Synopsis Homeplace by : Peter Ennals

Arguing that past scholarship has provided inadequate methodological tools for understanding ordinary housing in Canada, Peter Ennals and Deryck Holdsworth present a new framework for interpreting the dwelling. Canada's settlement history, with its emphasis on staples exports, produced few early landed elite or houses in the grand style. There was, however, a preponderance of small owner-built 'folk' dwellings that reproduced patterns from the immigrants' ancestral homes in western Europe. As regional economics matured, a prospering population used the house as a material means to display social achievement. Whereas the elites came to reveal their status and taste through careful connoisseurship of the standard international 'high style, ' an emerging middle class accomplished this through a new mode of house building that the authors describe as 'vernacular.' The vernacular dwelling selectively mimicked elements of the elite houses while departing from the older folk forms in response to new social aspirations. The vernacular revolution was accelerated by a popular press that produced inexpensive how-to guides and a manufacturing sector that made affordable standardized lumber and trim. Ultimately the triumph of vernacular housing was the 'prefab' house marketed by firms such as the T. Eaton Company.
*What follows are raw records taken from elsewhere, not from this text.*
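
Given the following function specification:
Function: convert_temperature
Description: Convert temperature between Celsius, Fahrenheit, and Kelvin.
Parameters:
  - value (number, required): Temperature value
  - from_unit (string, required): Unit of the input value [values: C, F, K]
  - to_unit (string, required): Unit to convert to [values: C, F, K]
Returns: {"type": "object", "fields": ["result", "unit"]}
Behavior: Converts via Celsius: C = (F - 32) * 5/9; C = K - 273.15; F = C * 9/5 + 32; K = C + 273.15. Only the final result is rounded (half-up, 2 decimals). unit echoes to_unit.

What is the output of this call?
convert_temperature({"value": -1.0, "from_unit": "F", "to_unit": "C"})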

The analysis of these house-making patterns are explored from the early seventeenth century to the early twentieth century. Though the emphasis is on the ordinary single-family dwelling, the authors provide an important glimpse of counter currents, such as housing for gang labour, company housing, and the multi-occupant forms associated with urbanization. The analysis is placed in thecontext of a careful rendering of the historical, geographical context of an emerging Canadian space, economy, and society.